There’s also research which suggests that programmes which engage inmates on a physical, intellectual and emotional level also help to break down the strong anti-social norms that that exist behind bars, where the culture is defined by career criminals and decrees ‘every man for himself’ and a mentality of ‘them versus us’ which only sets people up for isolation, and the inability to function in society.
When inmates have no skills to change their path, no ability to meet new people and forge relationships outside of the familiar, as well as onerous parole conditions that make it difficult to find and hold down employment, then it’s no wonder they feel a strong pull towards old habits when they leave prison. This is one of the reasons why studies show criminals who complete non-custodial sentences have lower re-offending rates than those who got to gaol.
Reducing re-offending rates
The New South Wales Government allocated $330 million dollars over four years towards reducing re-offending, and yet earlier this year, numbers released by the Bureau of Crime Statistics and Research (BOCSAR) showed that 41.4 per cent of the 18,520 adults released from prison in 2017 had re-offended within the year to 2018.
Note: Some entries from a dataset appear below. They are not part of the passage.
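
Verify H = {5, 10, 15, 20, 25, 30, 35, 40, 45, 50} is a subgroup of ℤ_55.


Subgroup test for H = {5, 10, 15, 20, 25, 30, 35, 40, 45, 50} in (ℤ_55, +):
(1) 0 ∈ H? No
(2) Closure: for all a,b ∈ H, (a+b) mod 55 ∈ H? No  [counterexample: 5 + 50 = 0 ∉ H]
(3) Inverses: for all a ∈ H, -a mod 55 ∈ H? Yes

No, H is not a subgroup of ℤ_55


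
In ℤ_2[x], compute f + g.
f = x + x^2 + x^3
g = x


Add coefficients mod 2:
x^0: 0 + 0 = 0 (mod 2)
x^1: 1 + 1 = 0 (mod 2)
x^2: 1 + 0 = 1 (mod 2)
x^3: 1 + 0 = 1 (mod 2)
Result: x^2 + x^3

f + g = x^2 + x^3


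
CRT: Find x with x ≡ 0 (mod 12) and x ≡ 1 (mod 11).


m₁ = 12, m₂ = 11, gcd = 1, so CRT applies. M = m₁·m₂ = 132
Let M₁ = M/m₁ = 11, M₂ = M/m₂ = 12
Find y₁ ≡ M₁⁻¹ (mod m₁): 11⁻¹ ≡ 11 (mod 12)
Find y₂ ≡ M₂⁻¹ (mod m₂): 12⁻¹ ≡ 1 (mod 11)
x = a₁·M₁·y₁ + a₂·M₂·y₂ = 0·11·11 + 1·12·1 = 12
Reduce mod 132: x ≡ 12
Check: 12 mod 12 = 0 ✓, 12 mod 11 = 1 ✓

x ≡ 12 (mod 132)


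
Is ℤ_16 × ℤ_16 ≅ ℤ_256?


Comparing ℤ_16 × ℤ_16 and ℤ_256:
gcd(16,16) = 16 ≠ 1. Max element order in ℤ_16×ℤ_16 is lcm(16,16) = 16 < 256, so it has no element of order 256

No, ℤ_16 × ℤ_16 ≇ ℤ_256


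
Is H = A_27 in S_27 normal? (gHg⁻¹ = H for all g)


H = A_27 in S_27
A_27 has index 2 in S_27, and every subgroup of index 2 is normal

Yes, normal subgroup


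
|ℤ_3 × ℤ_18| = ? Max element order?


|ℤ_3 × ℤ_18| = 3 × 18 = 54
Max element order = lcm(3,18) = 18
Cyclic? No (gcd=3)

|ℤ_3×ℤ_18| = 54, max element order = 18


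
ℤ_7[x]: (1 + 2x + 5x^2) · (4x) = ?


Expand and collect like terms; reduce coefficients mod 7:
x^0: 1·0 = 0 ≡ 0 (mod 7)
x^1: 1·4 + 2·0 = 4 ≡ 4 (mod 7)
x^2: 2·4 + 5·0 = 8 ≡ 1 (mod 7)
x^3: 5·4 = 20 ≡ 6 (mod 7)
Result: 4x + x^2 + 6x^3

f · g = 4x + x^2 + 6x^3


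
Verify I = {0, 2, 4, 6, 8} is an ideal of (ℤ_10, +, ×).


Check ideal conditions for I = {0, 2, 4, 6, 8} in ℤ_10:
(1) I is an additive subgroup? Yes
(2) For r ∈ ℤ_10 and a ∈ I: r·a ∈ I? Yes

Yes, I is an ideal of ℤ_10


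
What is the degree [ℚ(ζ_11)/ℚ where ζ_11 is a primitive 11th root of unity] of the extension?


[ℚ(ζ_n):ℚ] = deg Φ_n(x) = φ(n). Here φ(11) = 10

[ℚ(ζ_11)/ℚ where ζ_11 is a primitive 11th root of unity] = 10


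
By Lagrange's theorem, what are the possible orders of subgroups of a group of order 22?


Lagrange's theorem: |H| divides |G|
|G| = 22
Divisors of 22: 1, 2, 11, 22

Possible subgroup orders: {1, 2, 11, 22}


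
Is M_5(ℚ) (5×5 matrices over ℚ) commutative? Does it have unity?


Matrix multiplication is non-commutative for n ≥ 2; the identity matrix I is the unity; singular matrices give zero divisors, so not an integral domain
Commutative: No
Integral domain: No
Has unity: Yes

M_5(ℚ) (5×5 matrices over ℚ): Commutative=No, Unity=Yes


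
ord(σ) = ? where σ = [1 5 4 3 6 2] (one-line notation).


Cycle decomposition: (2 5 6) (3 4)
Cycle lengths: 3, 2
Order = lcm(3, 2) = 6

ord(σ) = 6


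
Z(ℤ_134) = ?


Z(G) = {g ∈ G | gx = xg for all x ∈ G}
ℤ_134 is abelian, so Z(G) = G

Z(ℤ_134) = ℤ_134


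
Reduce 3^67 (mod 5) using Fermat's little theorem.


Fermat's little theorem: if p is prime and gcd(a,p)=1, then a^(p-1) ≡ 1 (mod p)
p = 5 is prime, gcd(3,5) = 1
Reduce exponent: 67 mod 4 = 3
So 3^67 ≡ 3^3 (mod 5)
3^3 mod 5 = 2

3^67 ≡ 2 (mod 5)


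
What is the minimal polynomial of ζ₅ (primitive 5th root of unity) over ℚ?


ζ₅ is a root of Φ₅(x) = x⁴ + x³ + x² + x + 1, irreducible over ℚ

Minimal polynomial: x⁴ + x³ + x² + x + 1


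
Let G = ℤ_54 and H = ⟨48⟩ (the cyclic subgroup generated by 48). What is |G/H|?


|⟨48⟩| = n / gcd(48, 54) = 54 / 6 = 9
H is normal (ℤ_54 is abelian).
|G/H| = |G| / |H| = 54 / 9 = 6

|G/H| = 6


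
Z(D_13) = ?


Z(G) = {g ∈ G | gx = xg for all x ∈ G}
For odd n, Z(D_n) = {e}: no nontrivial rotation commutes with all reflections

Z(D_13) = {e}


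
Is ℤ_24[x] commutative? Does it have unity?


ℤ_24 has zero divisors (2·12 ≡ 0), and these lift to constant zero divisors in ℤ_24[x]; so not an integral domain
Commutative: Yes
Integral domain: No
Has unity: Yes

ℤ_24[x]: Commutative=Yes, Unity=Yes


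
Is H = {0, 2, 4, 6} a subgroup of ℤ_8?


Subgroup test for H = {0, 2, 4, 6} in (ℤ_8, +):
(1) 0 ∈ H? Yes
(2) Closure: for all a,b ∈ H, (a+b) mod 8 ∈ H? Yes
(3) Inverses: for all a ∈ H, -a mod 8 ∈ H? Yes

Yes, H is a subgroup of ℤ_8


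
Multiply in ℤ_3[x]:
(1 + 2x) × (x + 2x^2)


Expand and collect like terms; reduce coefficients mod 3:
x^0: 1·0 = 0 ≡ 0 (mod 3)
x^1: 1·1 + 2·0 = 1 ≡ 1 (mod 3)
x^2: 1·2 + 2·1 = 4 ≡ 1 (mod 3)
x^3: 2·2 = 4 ≡ 1 (mod 3)
Result: x + x^2 + x^3

f · g = x + x^2 + x^3


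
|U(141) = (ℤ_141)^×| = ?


U(n) is the group of units mod n; |U(n)| = φ(n)
|U(141)| = φ(141) = 92

|U(141) = (ℤ_141)^×| = 92


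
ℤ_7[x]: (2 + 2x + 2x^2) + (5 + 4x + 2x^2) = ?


Add coefficients mod 7:
x^0: 2 + 5 = 0 (mod 7)
x^1: 2 + 4 = 6 (mod 7)
x^2: 2 + 2 = 4 (mod 7)
Result: 6x + 4x^2

f + g = 6x + 4x^2


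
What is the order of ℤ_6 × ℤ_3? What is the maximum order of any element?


|ℤ_6 × ℤ_3| = 6 × 3 = 18
Max element order = lcm(6,3) = 6
Cyclic? No (gcd=3)

|ℤ_6×ℤ_3| = 18, max element order = 6


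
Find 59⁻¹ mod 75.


Use the extended Euclidean algorithm to write 1 = 59·s + 75·t; then s mod 75 is the inverse.
Euclidean algorithm:
  59 = 0·75 + 59
  75 = 1·59 + 16
  59 = 3·16 + 11
  16 = 1·11 + 5
  11 = 2·5 + 1
  5 = 5·1 + 0
gcd(59,75) = 1
Back-substitution gives: 59·(14) + 75·(-11) = 1
So 59⁻¹ ≡ 14 ≡ 14 (mod 75)
Check: 59 × 14 = 826 ≡ 1 (mod 75) ✓

59⁻¹ ≡ 14 (mod 75)


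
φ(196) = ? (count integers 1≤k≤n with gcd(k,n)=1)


Factor n: 196 = 2^2 × 7^2
φ(n) = n · ∏(1 - 1/p) over distinct primes p | n
φ(196) = 196 · (1 - 1/2) · (1 - 1/7) = 84

φ(196) = 84


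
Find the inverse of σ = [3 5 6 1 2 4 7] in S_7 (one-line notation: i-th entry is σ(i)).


To find σ⁻¹, swap domain and range:
σ(1) = 3 → σ⁻¹(3) = 1
σ(2) = 5 → σ⁻¹(5) = 2
σ(3) = 6 → σ⁻¹(6) = 3
σ(4) = 1 → σ⁻¹(1) = 4
σ(5) = 2 → σ⁻¹(2) = 5
σ(6) = 4 → σ⁻¹(4) = 6
σ(7) = 7 → σ⁻¹(7) = 7

σ⁻¹ = [4 5 1 6 2 3 7]


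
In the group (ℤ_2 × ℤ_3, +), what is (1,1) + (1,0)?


Operation: componentwise addition mod (2, 3)
(1,1) + (1,0) = ((a₁+b₁) mod 2, (a₂+b₂) mod 3) with a = (1,1), b = (1,0)

(1,1) + (1,0) = (0,1)


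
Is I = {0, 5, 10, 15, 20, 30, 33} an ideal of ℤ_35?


Check ideal conditions for I = {0, 5, 10, 15, 20, 30, 33} in ℤ_35:
(1) I is an additive subgroup? No
(2) For r ∈ ℤ_35 and a ∈ I: r·a ∈ I? No  [counterexample: r=2, a=30, r·a mod 35 = 25 ∉ I]

No, I is not an ideal of ℤ_35


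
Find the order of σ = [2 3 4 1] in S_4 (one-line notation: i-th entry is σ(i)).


Cycle decomposition: (1 2 3 4)
Cycle lengths: 4
Order = lcm(4) = 4

ord(σ) = 4


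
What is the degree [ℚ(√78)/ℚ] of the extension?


√78 has minimal polynomial x² - 78 (irreducible over ℚ since 78 is squarefree)

[ℚ(√78)/ℚ] = 2


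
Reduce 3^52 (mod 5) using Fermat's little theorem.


Fermat's little theorem: if p is prime and gcd(a,p)=1, then a^(p-1) ≡ 1 (mod p)
p = 5 is prime, gcd(3,5) = 1
Reduce exponent: 52 mod 4 = 0
So 3^52 ≡ 3^0 (mod 5)
3^0 = 1

3^52 ≡ 1 (mod 5)


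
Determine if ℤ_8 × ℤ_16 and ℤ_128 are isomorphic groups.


Comparing ℤ_8 × ℤ_16 and ℤ_128:
gcd(8,16) = 8 ≠ 1. Max element order in ℤ_8×ℤ_16 is lcm(8,16) = 16 < 128, so it has no element of order 128

No, ℤ_8 × ℤ_16 ≇ ℤ_128


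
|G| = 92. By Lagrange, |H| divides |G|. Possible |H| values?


Lagrange's theorem: |H| divides |G|
|G| = 92
Divisors of 92: 1, 2, 4, 23, 46, 92

Possible subgroup orders: {1, 2, 4, 23, 46, 92}


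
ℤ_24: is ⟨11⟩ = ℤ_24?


g generates ℤ_n iff gcd(g, n) = 1
gcd(11, 24) = 1
Since gcd = 1, 11 is a generator.

Yes, 11 generates ℤ_24


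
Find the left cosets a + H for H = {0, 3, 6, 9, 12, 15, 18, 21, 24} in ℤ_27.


H = {0, 3, 6, 9, 12, 15, 18, 21, 24}, |H| = 9
Number of cosets = |G|/|H| = 27/9 = 3
0 + H = {0, 3, 6, 9, 12, 15, 18, 21, 24}
1 + H = {1, 4, 7, 10, 13, 16, 19, 22, 25}
2 + H = {2, 5, 8, 11, 14, 17, 20, 23, 26}

Cosets: 0+H={0,3,6,9,12,15,18,21,24}; 1+H={1,4,7,10,13,16,19,22,25}; 2+H={2,5,8,11,14,17,20,23,26}


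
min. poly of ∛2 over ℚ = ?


∛2 satisfies x³ - 2 = 0, irreducible over ℚ (no rational root; 2 is not a perfect cube)

Minimal polynomial: x³ - 2


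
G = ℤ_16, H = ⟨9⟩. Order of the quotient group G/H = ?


|⟨9⟩| = n / gcd(9, 16) = 16 / 1 = 16
H is normal (ℤ_16 is abelian).
|G/H| = |G| / |H| = 16 / 16 = 1

|G/H| = 1


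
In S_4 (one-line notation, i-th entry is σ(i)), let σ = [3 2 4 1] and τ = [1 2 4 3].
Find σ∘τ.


σ∘τ: apply τ first, then σ
1 →τ 1 →σ 3
2 →τ 2 →σ 2
3 →τ 4 →σ 1
4 →τ 3 →σ 4

σ∘τ = [3 2 1 4]


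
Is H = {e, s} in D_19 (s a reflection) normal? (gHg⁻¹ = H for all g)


H = {e, s} in D_19 (s a reflection)
r·s·r⁻¹ = sr⁻² ≠ s for n ≥ 3, so {e, s} is not closed under conjugation

No, not a normal subgroup


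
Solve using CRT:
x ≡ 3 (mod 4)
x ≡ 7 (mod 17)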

For child offenders, the post-prison outcomes are more dire – of the 1335 children released from prison in 2017, 864 – or 64.7 per cent – went on to reoffend within 12 months.
By way of explanation, when the figures were reported, Corrective Services said that the four-year funding announced in 2016 was not “fully bedded down” until late last year and that while “funding commenced in the 2016-17 financial year, the initiatives were staged for implementation between 2016-17 and 2017-18. Some initiatives required competitive tendering, others required new infrastructure or new legislation.”
Many would argue though, that while there is most certainly a need for oversight and strategic planning around rehabilitation programmes for offenders, there is also a very real danger that bureaucrats can cause unnecessary ‘paralysis by analysis’ when, after all, some of the best ideas are the most uncomplicated, such as the caring for the lambs underway at Cooma, which started without any real fanfare or red tape.
It started simply because farmers needed help and the local inmates had the capacity to pitch in.